The request will be the first test of ICANN’s new registry services approval mechanism, known formally as the Registry Services Evaluation Process and informally as the funnel, which is designed to be more streamlined that its previous haphazard procedures.

Ed Cespedes, chief executive of TheGlobe.com Inc, which owns Tralliance, said that the company will continue to seek ICANN approval, even though its Security and Stability Advisory Committee has already rejected it as too similar to Site Finder.

SSAC advised against search.travel earlier this week, within the 15-day window following the registry proposal being made, as permitted by the funnel process. The committee said it could see no material difference between the Tralliance proposal and Site Finder.

Like Site Finder, if search.travel was implemented then all domain lookups that failed to resolve would supply the user’s browser with the IP address of a registry web page, rather than an error message. Site Finder applied to .com and .net, whereas search.travel would just apply to the much smaller .travel namespace.

This is certainly not like Site Finder, Cespedes said. This is not a money thing, it’s about making sure people don’t think .travel isn’t there or is broken.

According to Cespedes, .travel receives a high percentage of failed lookups every day. This could make people think that .travel, not a very high-profile suffix to being with, doesn’t work.

American Airlines, for example, does not have a live .travel, so anybody trying to visit www.americanairlines.travel, which one would assume would exist, may think that .travel itself is broke.

I don’t know the exact numbers, but rest assured that even with a small [top-level domain] like ours it’s happening millions of times a day, Cespedes said. There are tens of thousands of domains in .travel, he said, making it substantially smaller than .com’s 50 million.

According to Cespedes, search.travel would not serve up advertising when users mistakenly wind up there. That would be a switch from the official proposal filed with ICANN, which has screenshots of pages filled with ads.

We have been advised that anything that looked anything like a search page would be a no-no, Cespedes said.
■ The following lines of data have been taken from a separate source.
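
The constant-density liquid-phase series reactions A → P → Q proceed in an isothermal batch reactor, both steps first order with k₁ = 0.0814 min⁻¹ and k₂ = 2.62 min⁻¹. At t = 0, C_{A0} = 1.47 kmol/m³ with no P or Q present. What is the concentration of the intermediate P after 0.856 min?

The intermediate concentration in a first-order A→B→C sequence is C_P = k₁C_{A0}(e^(−k₁t) − e^(−k₂t))/(k₂−k₁).
e^(−k₁t) = e^(−0.0814×0.856) = e^(−0.06968) = 0.9327; e^(−k₂t) = e^(−2.243) = 0.1062.
C_P = 0.0814×1.47/(2.62−0.0814) × (0.9327−0.1062) = 0.04714×0.8265 = 0.03896 kmol/m³.

0.0390 kmol/m³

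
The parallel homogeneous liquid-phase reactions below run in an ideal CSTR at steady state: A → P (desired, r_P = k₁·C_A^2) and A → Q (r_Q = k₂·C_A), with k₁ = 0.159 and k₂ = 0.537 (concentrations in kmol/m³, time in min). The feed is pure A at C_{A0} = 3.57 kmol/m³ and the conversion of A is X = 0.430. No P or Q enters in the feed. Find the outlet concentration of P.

Exit C_A = C_{A0}(1−X) = 3.57×0.570 = 2.035 kmol/m³.
Rates in a CSTR are evaluated at the outlet concentration: r_P = 0.159×2.035^2 = 0.6584, r_Q = 0.537×2.035 = 1.093.
Fraction of consumed A going to P: r_P/(r_P+r_Q) = 0.3760.
C_P = 0.3760·C_{A0}·X = 0.3760×3.57×0.430 = 0.577 kmol/m³.

0.577 kmol/m³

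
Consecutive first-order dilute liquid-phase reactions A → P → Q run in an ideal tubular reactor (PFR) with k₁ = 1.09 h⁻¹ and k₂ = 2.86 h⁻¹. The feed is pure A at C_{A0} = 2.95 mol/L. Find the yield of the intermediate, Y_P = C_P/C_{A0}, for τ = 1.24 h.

0.142

Solving the coupled first-order balances gives C_P(τ) = [k₁/(k₂−k₁)]·C_{A0}·(e^(−k₁τ) − e^(−k₂τ)).
e^(−k₁τ) = e^(−1.09×1.24) = e^(−1.352) = 0.2588; e^(−k₂τ) = e^(−3.546) = 0.02883.
C_P = 1.09×2.95/(2.86−1.09) × (0.2588−0.02883) = 1.817×0.2300 = 0.4178 mol/L.
Y_P = C_P/C_{A0} = 0.4178/2.95 = 0.142.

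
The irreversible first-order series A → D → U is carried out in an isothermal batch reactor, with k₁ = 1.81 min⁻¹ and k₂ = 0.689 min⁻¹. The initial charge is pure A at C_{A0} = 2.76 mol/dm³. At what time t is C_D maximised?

0.862 min

Setting dC_D/dt = 0 gives t_opt = ln(k₂/k₁)/(k₂−k₁).
= ln(0.689/1.81)/(0.689−1.81) = ln(0.3807)/-1.121 = -0.9658/-1.121 = 0.862 min.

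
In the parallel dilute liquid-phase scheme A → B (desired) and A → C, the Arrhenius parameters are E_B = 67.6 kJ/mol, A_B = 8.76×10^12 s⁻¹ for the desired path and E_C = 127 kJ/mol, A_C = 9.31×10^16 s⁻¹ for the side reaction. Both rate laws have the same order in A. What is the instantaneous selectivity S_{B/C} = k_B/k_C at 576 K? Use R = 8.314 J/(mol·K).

22.9

With equal orders, S_{B/C} = k_B/k_C = (A_B/A_C)·exp[(E_C−E_B)/(RT)].
(E_C−E_B)/(RT) = (127−67.6)×10³/(8.314×576) = 59400/4789 = 12.40.
k_B/k_C = (8.76×10^12/9.31×10^16)·exp(12.40) = 9.409×10^-5 × 2.437×10^5 = 22.9.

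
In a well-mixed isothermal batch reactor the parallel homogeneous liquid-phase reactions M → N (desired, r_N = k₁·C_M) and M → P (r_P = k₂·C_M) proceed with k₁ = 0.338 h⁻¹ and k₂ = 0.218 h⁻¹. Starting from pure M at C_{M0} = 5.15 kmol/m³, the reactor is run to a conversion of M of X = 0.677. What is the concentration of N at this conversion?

2.12 kmol/m³

C_M = C_{M0}(1−X) = 1.663 kmol/m³.
Both paths are first order in M, so the instantaneous fraction to N is constant: dC_N/d(−C_M) = k₁/(k₁+k₂) = 0.6079.
C_N = 0.6079·(C_{M0}−C_M) = 0.6079×3.487 = 2.12 kmol/m³.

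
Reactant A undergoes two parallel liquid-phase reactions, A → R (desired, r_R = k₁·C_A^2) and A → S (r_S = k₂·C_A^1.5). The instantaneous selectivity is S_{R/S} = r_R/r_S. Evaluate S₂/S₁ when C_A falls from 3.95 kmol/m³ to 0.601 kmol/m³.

S_{R/S} = (k₁/k₂)·C_A^0.5, so S₂/S₁ = (C_{A,2}/C_{A,1})^0.5.
= (0.601/3.95)^0.5 = (0.1522)^0.5 = 0.390.
Selectivity toward R falls as C_A falls — high-concentration operation is favoured.

0.390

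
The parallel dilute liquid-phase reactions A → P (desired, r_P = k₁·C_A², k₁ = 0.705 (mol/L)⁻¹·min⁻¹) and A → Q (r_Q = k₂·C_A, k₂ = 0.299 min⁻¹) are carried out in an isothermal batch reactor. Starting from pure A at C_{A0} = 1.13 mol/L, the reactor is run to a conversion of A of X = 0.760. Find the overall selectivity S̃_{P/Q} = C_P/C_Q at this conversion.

1.52

C_A = C_{A0}(1−X) = 0.2712 mol/L.
Along a PFR/batch, dC_Q/dC_A = −r_Q/(r_P+r_Q) = −k₂/(k₂+k₁·C_A).
Integrating from C_{A0} to C_A: C_Q = (0.299/0.705)·ln[(0.299+0.705·1.13)/(0.299+0.705·0.271)] = 0.4241·ln(1.096/0.4902) = 0.3411 mol/L.
Then C_P = (C_{A0}−C_A) − C_Q = 0.8588 − 0.3411 = 0.5177 mol/L.
S̃_{P/Q} = C_P/C_Q = 0.5177/0.3411 = 1.52.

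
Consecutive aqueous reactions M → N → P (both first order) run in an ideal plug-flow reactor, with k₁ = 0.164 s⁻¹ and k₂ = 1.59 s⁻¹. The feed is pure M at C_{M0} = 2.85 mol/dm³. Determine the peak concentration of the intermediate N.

For a first-order series the maximum intermediate yield is C_{N,max}/C_{M0} = (k₁/k₂)^[k₂/(k₂−k₁)].
= (0.164/1.59)^(1.59/(1.59−0.164)) = (0.1031)^(1.115) = 0.07943.
C_{N,max} = 0.07943×2.85 = 0.226 mol/dm³.

0.226 mol/dm³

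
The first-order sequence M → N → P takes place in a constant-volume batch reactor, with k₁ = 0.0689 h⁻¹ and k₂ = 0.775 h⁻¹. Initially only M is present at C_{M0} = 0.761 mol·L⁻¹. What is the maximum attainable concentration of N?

0.0534 mol·L⁻¹

For a first-order series the maximum intermediate yield is C_{N,max}/C_{M0} = (k₁/k₂)^[k₂/(k₂−k₁)].
= (0.0689/0.775)^(0.775/(0.775−0.0689)) = (0.08890)^(1.098) = 0.07020.
C_{N,max} = 0.07020×0.761 = 0.0534 mol·L⁻¹.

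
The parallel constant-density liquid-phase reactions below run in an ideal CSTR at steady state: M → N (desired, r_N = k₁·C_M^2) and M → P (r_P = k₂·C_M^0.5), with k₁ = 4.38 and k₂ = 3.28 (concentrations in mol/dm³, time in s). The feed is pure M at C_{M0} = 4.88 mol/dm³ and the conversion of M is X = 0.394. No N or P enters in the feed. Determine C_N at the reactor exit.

Exit C_M = C_{M0}(1−X) = 4.88×0.606 = 2.957 mol/dm³.
In a CSTR the entire volume is at exit conditions, so r_N = 4.38×2.957^2 = 38.31 and r_P = 3.28×2.957^0.5 = 5.641.
Fraction of consumed M going to N: r_N/(r_N+r_P) = 0.8716.
C_N = 0.8716·C_{M0}·X = 0.8716×4.88×0.394 = 1.68 mol/dm³.

1.68 mol/dm³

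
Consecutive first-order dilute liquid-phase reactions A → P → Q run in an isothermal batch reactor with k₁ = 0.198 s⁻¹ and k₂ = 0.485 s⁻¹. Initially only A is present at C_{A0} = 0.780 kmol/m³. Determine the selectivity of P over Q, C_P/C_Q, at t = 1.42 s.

For first-order series with pure A initially, C_P(t) = k₁C_{A0}/(k₂−k₁)·(e^(−k₁t) − e^(−k₂t)).
e^(−k₁t) = e^(−0.198×1.42) = e^(−0.2812) = 0.7549; e^(−k₂t) = e^(−0.6887) = 0.5022.
C_P = 0.198×0.780/(0.485−0.198) × (0.7549−0.5022) = 0.5381×0.2527 = 0.1360 kmol/m³.
C_A = C_{A0}e^(−k₁t) = 0.5888 kmol/m³, so C_Q = C_{A0}−C_A−C_P = 0.05520 kmol/m³; C_P/C_Q = 2.46.

2.46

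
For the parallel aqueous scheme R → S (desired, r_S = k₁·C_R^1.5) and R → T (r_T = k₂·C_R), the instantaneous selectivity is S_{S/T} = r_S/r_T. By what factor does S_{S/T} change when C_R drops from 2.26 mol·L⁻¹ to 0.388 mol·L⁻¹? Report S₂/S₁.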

He said that search.travel would serve ads if directly navigated to, but not if the user arrived there by typing in a misspelled or non-existent domain.

The search.travel proposal also appears to address, if not outright solve, concerns that emerged with Site Finder that it could interfere with non-web traffic.

The firm said it would time out SMTP requests, rather than supplying an IP address, and that it would publish the IP addresses of its servers, so they could be taken into account by spam filters.

In order for the Tralliance proposal to pass, it will have to convince a panel of five DNS and security experts selected from a pool of 25, who were named at the end of August. This panel will have 45 days to come to a decision on whether search.travel is a stability and security risk.

Currently, the .museum domain has a wildcard in place. Many country-code top-level domains, which are not as closely regulated by ICANN, have also implemented wildcards, notably Cameroon’s .cm, which is hoping to capitalize on misspellings of .com.